Sociedade

Vítimas de violência doméstica ainda são vistas como culpadas

A ERC considera que "construção mediática em torno da vítima fragilizada, circunscrita ao medo das agressões, à dificuldade de sair do ciclo da violência e ao horror do crime"


Um estudo da Entidade Reguladora para a Comunicação Social (ERC) revela que as vítimas de violência doméstica ainda são encaradas como culpadas dos atos cometidos.

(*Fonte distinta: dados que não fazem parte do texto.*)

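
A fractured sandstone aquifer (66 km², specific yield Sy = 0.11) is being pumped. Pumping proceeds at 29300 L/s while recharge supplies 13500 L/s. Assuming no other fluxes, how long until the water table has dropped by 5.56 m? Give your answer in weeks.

A = 66 km² = 6.6 × 10^7 m²
ΔV = Sy × A × Δh = 0.11 × 6.6 × 10^7 × 5.56 = 4.037 × 10^7 m³
Net withdrawal = 29300 − 13500 = 15800 L/s = 1.365 × 10^6 m³/d
t = ΔV / Q = 4.037 × 10^7 m³ / 1.365 × 10^6 m³/d = 29.57 d
t = 29.57 d ≈ 4.224 weeks

t ≈ 4.22 weeks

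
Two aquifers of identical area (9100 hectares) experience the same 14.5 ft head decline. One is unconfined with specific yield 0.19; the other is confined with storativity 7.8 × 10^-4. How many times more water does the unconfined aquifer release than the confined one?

A = 9100 hectares = 9.1 × 10^7 m²
Δh = 14.5 ft = 4.42 m
Unconfined: ΔV_u = Sy × A × Δh = 0.19 × 9.1 × 10^7 × 4.42 = 7.641 × 10^7 m³
Confined: ΔV_c = S × A × Δh = 7.8 × 10^-4 × 9.1 × 10^7 × 4.42 = 3.137 × 10^5 m³
Ratio = ΔV_u / ΔV_c = Sy / S = 0.19 / 7.8 × 10^-4 = 243.6

ΔV_u / ΔV_c ≈ 244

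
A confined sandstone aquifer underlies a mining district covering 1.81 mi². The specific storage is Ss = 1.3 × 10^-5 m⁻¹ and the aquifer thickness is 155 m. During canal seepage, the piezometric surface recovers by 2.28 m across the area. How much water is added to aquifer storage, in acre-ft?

ΔV ≈ 17.5 acre-ft

S = Ss × b = 1.3 × 10^-5 m⁻¹ × 155 m = 2.015 × 10^-3
A = 1.81 mi² = 4.688 × 10^6 m²
ΔV = S × A × Δh = 0.002015 × 4.688 × 10^6 m² × 2.28 m = 21540 m³
ΔV = 21540 m³ = 17.46 acre-ft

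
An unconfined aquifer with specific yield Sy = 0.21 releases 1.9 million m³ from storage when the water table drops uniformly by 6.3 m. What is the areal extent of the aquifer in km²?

A ≈ 1.44 km²

ΔV = 1.9 million m³ = 1.9 × 10^6 m³
A = ΔV / (Sy × Δh) = 1.9 × 10^6 / (0.21 × 6.3) = 1.436 × 10^6 m²
A = 1.436 × 10^6 m² = 1.436 km²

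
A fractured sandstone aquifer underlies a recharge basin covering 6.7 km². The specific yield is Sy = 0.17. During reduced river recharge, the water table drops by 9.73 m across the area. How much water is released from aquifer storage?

ΔV ≈ 1.11 × 10^7 m³

A = 6.7 km² = 6.7 × 10^6 m²
ΔV = Sy × A × Δh = 0.17 × 6.7 × 10^6 m² × 9.73 m = 1.108 × 10^7 m³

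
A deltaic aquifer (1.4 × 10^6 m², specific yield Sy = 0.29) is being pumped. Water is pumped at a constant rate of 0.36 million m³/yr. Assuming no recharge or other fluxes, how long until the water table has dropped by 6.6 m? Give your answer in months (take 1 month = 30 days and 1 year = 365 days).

t ≈ 90.6 months

ΔV = Sy × A × Δh = 0.29 × 1.4 × 10^6 × 6.6 = 2.68 × 10^6 m³
Q = 0.36 million m³/yr = 986.3 m³/d
t = ΔV / Q = 2.68 × 10^6 m³ / 986.3 m³/d = 2717 d
t = 2717 d ≈ 90.56 months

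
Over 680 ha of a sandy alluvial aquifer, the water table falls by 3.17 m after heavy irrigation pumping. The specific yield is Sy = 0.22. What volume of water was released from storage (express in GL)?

ΔV ≈ 4.74 GL

A = 680 ha = 6.8 × 10^6 m²
ΔV = Sy × A × Δh = 0.22 × 6.8 × 10^6 m² × 3.17 m = 4.742 × 10^6 m³
ΔV = 4.742 × 10^6 m³ = 4.742 GL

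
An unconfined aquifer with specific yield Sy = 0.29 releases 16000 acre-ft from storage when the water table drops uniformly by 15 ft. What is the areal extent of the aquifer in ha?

A ≈ 1490 ha

Δh = 15 ft = 4.572 m
ΔV = 16000 acre-ft = 1.974 × 10^7 m³
A = ΔV / (Sy × Δh) = 1.974 × 10^7 / (0.29 × 4.572) = 1.488 × 10^7 m²
A = 1.488 × 10^7 m² = 1488 ha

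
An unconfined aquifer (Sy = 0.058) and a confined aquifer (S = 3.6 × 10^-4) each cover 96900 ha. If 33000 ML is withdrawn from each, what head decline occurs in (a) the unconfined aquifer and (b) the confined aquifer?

A = 96900 ha = 9.69 × 10^8 m²
ΔV = 33000 ML = 3.3 × 10^7 m³
Unconfined: Δh_u = ΔV/(Sy·A) = 3.3 × 10^7/(0.058 × 9.69 × 10^8) = 0.5872 m
Confined: Δh_c = ΔV/(S·A) = 3.3 × 10^7/(3.6 × 10^-4 × 9.69 × 10^8) = 94.6 m

Δh_u ≈ 0.587 m; Δh_c ≈ 94.6 m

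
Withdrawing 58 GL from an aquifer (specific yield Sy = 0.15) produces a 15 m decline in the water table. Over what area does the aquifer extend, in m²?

A ≈ 2.58 × 10^7 m²

ΔV = 58 GL = 5.8 × 10^7 m³
A = ΔV / (Sy × Δh) = 5.8 × 10^7 / (0.15 × 15) = 2.578 × 10^7 m²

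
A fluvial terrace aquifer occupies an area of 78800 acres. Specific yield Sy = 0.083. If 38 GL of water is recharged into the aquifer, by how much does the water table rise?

Δh ≈ 1.44 m

A = 78800 acres = 3.189 × 10^8 m²
ΔV = 38 GL = 3.8 × 10^7 m³
Δh = ΔV / (Sy × A) = 3.8 × 10^7 m³ / (0.083 × 3.189 × 10^8 m²) = 1.436 m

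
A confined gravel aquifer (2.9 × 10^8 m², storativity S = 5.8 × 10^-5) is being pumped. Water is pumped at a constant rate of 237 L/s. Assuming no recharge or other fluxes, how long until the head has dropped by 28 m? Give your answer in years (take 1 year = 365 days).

t ≈ 0.063 years

ΔV = S × A × Δh = 5.8 × 10^-5 × 2.9 × 10^8 × 28 = 4.71 × 10^5 m³
Q = 237 L/s = 20480 m³/d
t = ΔV / Q = 4.71 × 10^5 m³ / 20480 m³/d = 23 d
t = 23 d ≈ 0.06301 years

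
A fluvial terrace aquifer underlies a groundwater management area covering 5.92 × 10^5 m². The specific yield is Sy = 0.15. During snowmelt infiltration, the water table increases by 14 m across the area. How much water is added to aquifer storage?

ΔV = Sy × A × Δh = 0.15 × 5.92 × 10^5 m² × 14 m = 1.243 × 10^6 m³

ΔV ≈ 1.24 × 10^6 m³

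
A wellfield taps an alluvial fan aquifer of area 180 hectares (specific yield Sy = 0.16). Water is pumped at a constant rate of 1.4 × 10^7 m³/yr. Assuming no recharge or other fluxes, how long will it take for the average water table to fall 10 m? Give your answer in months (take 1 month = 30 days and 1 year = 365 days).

A = 180 hectares = 1.8 × 10^6 m²
ΔV = Sy × A × Δh = 0.16 × 1.8 × 10^6 × 10 = 2.88 × 10^6 m³
Q = 1.4 × 10^7 m³/yr = 38360 m³/d
t = ΔV / Q = 2.88 × 10^6 m³ / 38360 m³/d = 75.09 d
t = 75.09 d ≈ 2.503 months

t ≈ 2.5 months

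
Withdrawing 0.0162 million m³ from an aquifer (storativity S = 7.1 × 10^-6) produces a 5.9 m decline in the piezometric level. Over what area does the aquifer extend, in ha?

ΔV = 0.0162 million m³ = 16200 m³
A = ΔV / (S × Δh) = 16200 / (7.1 × 10^-6 × 5.9) = 3.867 × 10^8 m²
A = 3.867 × 10^8 m² = 38670 ha

A ≈ 38700 ha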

A ERC condena o trabalho das estações televisivas, alegando que este tema é tratado como um fenómeno social complexo e as imagens utilizadas são consideradas simplistas.

Segundo a ERC, que analisou os blocos informativos dos principais quatro canais generalistas – RTP1, RTP2, SIC e TVI – entre 2013 e 2015, a nível de discurso, as características e comportamentos das vítimas e agressores são explorados de uma forma errada. A vítima é associada a certas condutas, "como problemas de alcoolismo, relações amorosas, incapacidade de quebrar relação com o agressor, que podem culpabilizar e responsabilizar pela violência", refere o documento ‘Representações da Violência Doméstica nos telejornais de horário nobre’.  Quando a notícia é feita em torno da vítima, verificou-se uma tendência para a "construção mediática em torno da vítima fragilizada, circunscrita ao medo das agressões, à dificuldade de sair do ciclo da violência e ao horror do crime". Do lado oposto, quando se trata do agressor, são associadas condutas a comportamentos aditivos e vulnerabilidades psicológicas e económicas, que muitos acham justificar o ato.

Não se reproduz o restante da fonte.